In the news release that the ARC issued supporting
health care reform and the President, it said that the ARC
wants to measure any reform against a set of five principles
from a disability perspective, and these are
nondiscrimination, comprehensiveness, appropriateness,
equity, and efficiency.

Everyone of those fits into the principles that the
President outlined and that are also embodied in the
alternative that Senator Chafee has worked so hard on. It
has to be comprehensive. And that means it has to provide a
comprehensive set of benefits.

It cannot discriminate against any American. It
must be appropriate in the sense that we should build on what
works. It should provide access to adequate quality,
affordable health care in appropriate settings based upon the
choices that individuals make that are best for them and
their families.

It must -- it must have equity. And if it is
comprehensive and does not discriminate, it should have
equity. But it needs to have safeguards built in so that all
of us feel that we are not being taken advantage of or
discriminated against.

And it must have efficiency, efficiency in the
better delivery of health care services and a more cost-
effective (inaudible). This will be one of the greatest
debates that we will be having, how much efficiency we are
able to achieve.

But the ARC, for many of the programs that you are
involved with, you have seen models that work. You know more
efficient ways of delivering health care services to people
with mental retardation. That is true across the country.
And what we need is to build in incentives so that efficiency
is rewarded and that those who are inefficient, who don't
deliver high quality care at a cost-effective, affordable
rate, will learn how to do better because there will be
incentives in the system for them to become more efficient.

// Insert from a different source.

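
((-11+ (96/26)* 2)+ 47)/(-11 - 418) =-188/1859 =-0.10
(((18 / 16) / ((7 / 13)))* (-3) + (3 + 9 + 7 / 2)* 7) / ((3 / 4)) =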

And we will need your voice and your experiences
speaking loudly to people all over America about how we can
do the job better. I share the confidence and optimism that
Senator Chafee just said in his introduction. I know, I know
we're going to have health care reform in 1994.

We are going to have it because it is the right
thing to do, because we know that to stay with the status quo
is no longer an option, and because so many people, including
those in the ARC, have worked too long and too hard to try to
make things better for us to give up now on what is a
historic opportunity.

So I came today mostly to say thank you -- thank
you not only for the support you have given in the last
months to this health care reform effort, but thank you for
the support and the advocacy and the caring and the examples
you have given to this country for decades.

Our time has finally arrived. If we work together,
we will see the fruits of your labor. And we will all be
proud to be Americans and to live in a country that gives us
the best opportunities in the world, if we are only willing
to take responsibility (inaudible). Thank you all very much.